If you’ve lived in Cambridge for a few years, you’ll recognise the handwriting. This is Barmy Art. He’s one of the city’s treasures, along with Man Playing Guitar In The Bin, and Heavy Metal Bicycle Guy. He graffitis what can only be described as profound nonsense, usually mathematical equations or ramblings about the cure for all illness, and, once “Education? You make me laugh”. You can go months without seeing his distinctive black markings, then several crop up all over the place. He’s moved onto canvasses, one of which I found this morning propped against some student accommodation.

barmyart2

He was in the papers a couple of years ago for improving the walls of Jamie Oliver’s restaurant with pi symbols and something about Beethoven, sparking a brief debate about art vs vandalism that probably only made him cackle. If his work at Jamie’s was anything like the five foot long “HAIL HORRORS HAIL” he left on a building site wall in Trinity Street, I commend him.

I like eccentrics, and I hope Barmy Art never vanishes. Allegedly, he was frequently spotted during the ’90s with a packet of Bombay mix strapped to his head, but that sounds a bit rum, even for Cambridge. There’s a Flickr pool dedicated to his delightful weirdness here.

9 thoughts on “Wunderkammer: Barmy Art has solved all illnesses

  1. It reads:
    Anything is the science of alchemy
    To anything creations
    Full construct
    Ad infinitum
    – Keith Lawton

  2. He did indeed used to strap various things to his head. I once saw him with a rubber chicken tied to his bonce, and on a separate occasion a loaf of bread. Mad as a hatter was Barmy Art.

  3. This artist will often stop by where I work in the city centre for a chat and to impart some cryptic wisdom. We’re developing a small collection of his work. Does this count as outsider art? Or is the audience’s journey to discover meaning hold the true significance.

  4. I met this guy today in Cambridge. He started talking to me as I was eating my lunch outside. He explained he has sold all his intellectual property to his art and music to the Government in order to fund a new Cambridge College of the arts. He then started rambling about most music genres being inverted versions of other genres. At the end he told me he was part of ‘Barmy Art’ and then walked off

  5. Keith Lawton (aka barmy arts) is a very good friend of mine! Ive known him for years now and I often have a coffee with him, He’s one of the nicest people I’ve ever met.

  6. I photographed Keith for 12 weeks while at Uni back in 1996 – is he on social media?

  7. Hi Verity, Barmy Art has taken to leaving an eclectic range of items outside the entry to my church, St.
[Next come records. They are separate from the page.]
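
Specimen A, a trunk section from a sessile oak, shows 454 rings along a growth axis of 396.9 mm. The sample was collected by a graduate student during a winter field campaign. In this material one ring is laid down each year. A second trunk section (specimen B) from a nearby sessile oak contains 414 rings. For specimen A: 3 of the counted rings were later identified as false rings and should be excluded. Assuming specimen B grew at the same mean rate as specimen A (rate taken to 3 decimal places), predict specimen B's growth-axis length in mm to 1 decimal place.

364.3 mm

Specimen A: true ring count = 454 − 3 = 451.
A: Mean rate = 396.9 mm / 451 years ≈ 0.880 mm/year.
For B, 0.880 mm/year × 414 years = 364.3 mm.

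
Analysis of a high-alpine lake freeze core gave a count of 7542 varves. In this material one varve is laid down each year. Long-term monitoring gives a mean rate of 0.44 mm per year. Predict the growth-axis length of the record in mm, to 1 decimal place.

7542 years of growth are recorded.
7542 years at 0.44 mm/year gives 0.44 × 7542 = 3318.5 mm.

3318.5 mm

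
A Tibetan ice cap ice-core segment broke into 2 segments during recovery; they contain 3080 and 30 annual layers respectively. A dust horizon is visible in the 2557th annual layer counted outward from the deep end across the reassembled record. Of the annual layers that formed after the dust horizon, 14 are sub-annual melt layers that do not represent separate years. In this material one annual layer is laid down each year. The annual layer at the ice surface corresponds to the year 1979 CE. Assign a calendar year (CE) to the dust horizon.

Total annual layers = 3080 + 30 = 3110.
The dust horizon sits at annual layer 2557 from the deep end, so 3110 − 2557 = 553 annual layers formed after it.
Excluding 14 false annual layers: 553 − 14 = 539.
The annual layer at the ice surface is 1979 CE, so the dust horizon dates to 1979 − 539 = 1440 CE.

1440 CE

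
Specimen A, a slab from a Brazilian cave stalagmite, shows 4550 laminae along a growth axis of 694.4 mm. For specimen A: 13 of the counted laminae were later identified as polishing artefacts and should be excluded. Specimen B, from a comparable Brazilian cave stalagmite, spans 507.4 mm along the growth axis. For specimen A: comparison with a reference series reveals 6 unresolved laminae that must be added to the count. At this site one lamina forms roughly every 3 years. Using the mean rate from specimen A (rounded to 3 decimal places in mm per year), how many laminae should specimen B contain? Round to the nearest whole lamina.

3316 laminae

Specimen A: after corrections the count is 4550 − 13 + 6 = 4543 laminae.
Specimen A: multiplying by 3 years per lamina: 4543 × 3 = 13629 years.
A: Extension rate ≈ 694.4 / 13629 = 0.051 mm/yr.
For B, 507.4 / 0.051 = 9949.02 years; at 3 years per lamina that is 9949.02 / 3 ≈ 3316 laminae.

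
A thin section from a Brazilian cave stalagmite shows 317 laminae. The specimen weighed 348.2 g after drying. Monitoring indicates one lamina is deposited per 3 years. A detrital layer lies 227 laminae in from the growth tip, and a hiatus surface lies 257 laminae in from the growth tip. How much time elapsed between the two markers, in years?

90 yr

The two markers are separated by 257 − 227 = 30 laminae.
At 3 years per lamina, 30 × 3 = 90 years.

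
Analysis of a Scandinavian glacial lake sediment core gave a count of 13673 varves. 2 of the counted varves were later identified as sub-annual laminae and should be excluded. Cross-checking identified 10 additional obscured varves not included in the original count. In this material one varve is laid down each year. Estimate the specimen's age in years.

13681 years

True varve count = 13673 − 2 + 10 = 13681.
At one varve per year, that is 13681 years.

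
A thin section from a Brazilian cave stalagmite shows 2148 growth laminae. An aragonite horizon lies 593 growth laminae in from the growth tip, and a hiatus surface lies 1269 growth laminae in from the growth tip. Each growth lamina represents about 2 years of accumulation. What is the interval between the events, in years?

1352 years

1269 − 593 = 676 growth laminae lie between the two events.
676 growth laminae at 2 years each span 676 × 2 = 1352 years.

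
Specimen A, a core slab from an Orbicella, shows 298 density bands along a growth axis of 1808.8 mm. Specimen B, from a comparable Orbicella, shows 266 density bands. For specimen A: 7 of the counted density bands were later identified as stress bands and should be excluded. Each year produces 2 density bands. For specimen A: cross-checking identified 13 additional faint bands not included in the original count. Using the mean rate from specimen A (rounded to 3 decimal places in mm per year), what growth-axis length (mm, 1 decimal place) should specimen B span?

Specimen A: after corrections the count is 298 − 7 + 13 = 304 density bands.
Specimen A: dividing by 2 density bands per year: 304 / 2 = 152 years.
A: 1808.8 mm over 152 years gives 1808.8 / 152 ≈ 11.900 mm/year.
Specimen B: 266 density bands at 2 per year is 266 / 2 = 133 years. Length of B = 11.900 × 133 = 1582.7 mm.

1582.7 mm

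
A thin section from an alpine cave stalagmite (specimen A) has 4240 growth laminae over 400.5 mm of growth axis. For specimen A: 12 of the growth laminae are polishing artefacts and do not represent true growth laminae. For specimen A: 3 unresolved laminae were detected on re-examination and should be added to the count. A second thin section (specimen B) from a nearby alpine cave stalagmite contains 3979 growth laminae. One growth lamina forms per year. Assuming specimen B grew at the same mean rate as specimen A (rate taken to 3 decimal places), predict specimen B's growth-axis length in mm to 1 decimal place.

378.0 mm

Specimen A: correcting the raw count gives 4240 − 12 + 3 = 4231 true growth laminae.
A: 400.5 mm over 4231 years gives 400.5 / 4231 ≈ 0.095 mm/yr.
For B, 0.095 mm/year × 3979 years = 378.0 mm.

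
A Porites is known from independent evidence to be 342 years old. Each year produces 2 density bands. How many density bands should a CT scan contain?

Expected density bands: 342 × 2 = 684.
So 684 density bands should be present.

684 density bands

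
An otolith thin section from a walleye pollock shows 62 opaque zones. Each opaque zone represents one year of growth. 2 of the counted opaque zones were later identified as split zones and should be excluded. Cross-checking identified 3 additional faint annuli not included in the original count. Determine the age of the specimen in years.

63 years

Correcting the raw count gives 62 − 2 + 3 = 63 true opaque zones.
At one opaque zone per year, that is 63 years.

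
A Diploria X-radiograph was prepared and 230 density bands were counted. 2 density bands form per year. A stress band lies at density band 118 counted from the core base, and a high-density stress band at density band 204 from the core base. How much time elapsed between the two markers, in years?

43 years

Separation: 204 − 118 = 86 density bands.
86 density bands at 2 per year is 86 / 2 = 43 years.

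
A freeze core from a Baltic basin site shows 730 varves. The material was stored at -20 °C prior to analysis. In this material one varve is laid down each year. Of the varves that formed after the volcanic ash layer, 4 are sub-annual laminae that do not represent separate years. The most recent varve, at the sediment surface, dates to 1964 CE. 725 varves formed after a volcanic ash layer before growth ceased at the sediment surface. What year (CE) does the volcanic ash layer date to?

1243 CE

There are 725 varves younger than the volcanic ash layer.
Excluding 4 false varves: 725 − 4 = 721.
1964 − 721 = 1243 CE.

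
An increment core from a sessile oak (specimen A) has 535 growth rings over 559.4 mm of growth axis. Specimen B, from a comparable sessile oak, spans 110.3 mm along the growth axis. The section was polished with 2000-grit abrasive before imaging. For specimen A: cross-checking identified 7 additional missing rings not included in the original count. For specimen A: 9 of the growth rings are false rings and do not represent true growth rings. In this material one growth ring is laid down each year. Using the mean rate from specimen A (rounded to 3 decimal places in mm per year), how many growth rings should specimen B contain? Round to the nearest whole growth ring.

Specimen A: after corrections the count is 535 − 9 + 7 = 533 growth rings.
A: 559.4 mm over 533 years gives 559.4 / 533 ≈ 1.050 mm per year.
For B, 110.3 / 1.050 = 105.05 years ≈ 105 growth rings.

105 growth rings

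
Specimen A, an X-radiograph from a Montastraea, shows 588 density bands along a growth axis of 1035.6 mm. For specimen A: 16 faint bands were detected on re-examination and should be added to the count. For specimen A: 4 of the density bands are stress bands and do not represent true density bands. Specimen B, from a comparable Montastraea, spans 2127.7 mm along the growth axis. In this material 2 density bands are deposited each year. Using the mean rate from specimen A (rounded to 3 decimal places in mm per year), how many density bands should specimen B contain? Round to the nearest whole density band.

1233 density bands

Specimen A: true density band count = 588 − 4 + 16 = 600.
Specimen A: 600 density bands at 2 per year is 600 / 2 = 300 years.
A: 1035.6 mm over 300 years gives 1035.6 / 300 ≈ 3.452 mm per year.
Specimen B: 2127.7 mm / 3.452 mm per year = 616.37 years; at 2 density bands per year that is 616.37 × 2 ≈ 1233 density bands.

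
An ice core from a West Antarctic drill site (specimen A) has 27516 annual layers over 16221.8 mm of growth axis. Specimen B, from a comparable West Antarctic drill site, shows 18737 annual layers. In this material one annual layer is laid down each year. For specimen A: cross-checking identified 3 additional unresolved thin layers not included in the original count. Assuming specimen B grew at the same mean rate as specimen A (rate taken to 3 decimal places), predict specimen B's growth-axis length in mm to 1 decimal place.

Specimen A: after corrections the count is 27516 + 3 = 27519 annual layers.
A: 16221.8 mm over 27519 years gives 16221.8 / 27519 ≈ 0.589 mm/year.
For B, 0.589 mm/year × 18737 years = 11036.1 mm.

11036.1 mm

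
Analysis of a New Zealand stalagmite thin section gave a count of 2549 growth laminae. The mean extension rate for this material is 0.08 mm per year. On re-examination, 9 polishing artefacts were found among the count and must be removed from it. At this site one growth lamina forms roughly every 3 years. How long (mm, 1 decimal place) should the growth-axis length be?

Adjusted count: 2549 − 9 = 2540 growth laminae.
Multiplying by 3 years per growth lamina: 2540 × 3 = 7620 years.
Length ≈ 0.08 × 7620 = 609.6 mm.

609.6 mm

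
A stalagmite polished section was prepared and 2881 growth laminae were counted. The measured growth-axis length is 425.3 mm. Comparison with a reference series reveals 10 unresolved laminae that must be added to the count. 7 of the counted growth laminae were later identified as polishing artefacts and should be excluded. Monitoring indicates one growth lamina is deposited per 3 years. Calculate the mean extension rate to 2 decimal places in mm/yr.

0.05 mm/yr

Correcting the raw count gives 2881 − 7 + 10 = 2884 true growth laminae.
2884 growth laminae at 3 years each span 2884 × 3 = 8652 years.
Mean rate = 425.3 mm / 8652 years ≈ 0.05 mm/yr.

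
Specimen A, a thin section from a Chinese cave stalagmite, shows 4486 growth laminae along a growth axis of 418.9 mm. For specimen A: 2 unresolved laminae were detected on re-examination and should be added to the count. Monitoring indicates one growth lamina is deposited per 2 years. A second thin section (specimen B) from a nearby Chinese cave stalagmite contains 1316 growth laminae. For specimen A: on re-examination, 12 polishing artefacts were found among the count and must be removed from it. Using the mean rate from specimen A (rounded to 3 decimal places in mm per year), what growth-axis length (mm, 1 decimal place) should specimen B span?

Specimen A: after corrections the count is 4486 − 12 + 2 = 4476 growth laminae.
Specimen A: 4476 growth laminae at 2 years each span 4476 × 2 = 8952 years.
A: Extension rate ≈ 418.9 / 8952 = 0.047 mm per year.
Specimen B: multiplying by 2 years per growth lamina: 1316 × 2 = 2632 years. Length of B = 0.047 × 2632 = 123.7 mm.

123.7 mm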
Mark’s in Peterborough. A number of them have stickers showing them to have been bought in a Salvation Army charity shop. All have two things in common: a message in black fibre tip and the message being even stranger than I am.

    Last night, some time around 8.15, I found the latest offfering: a carrier bag with two LPs (one being Ken Dodd – I think he’d think this hilarious) and a copy of the New Testament. All three bore inscriptions.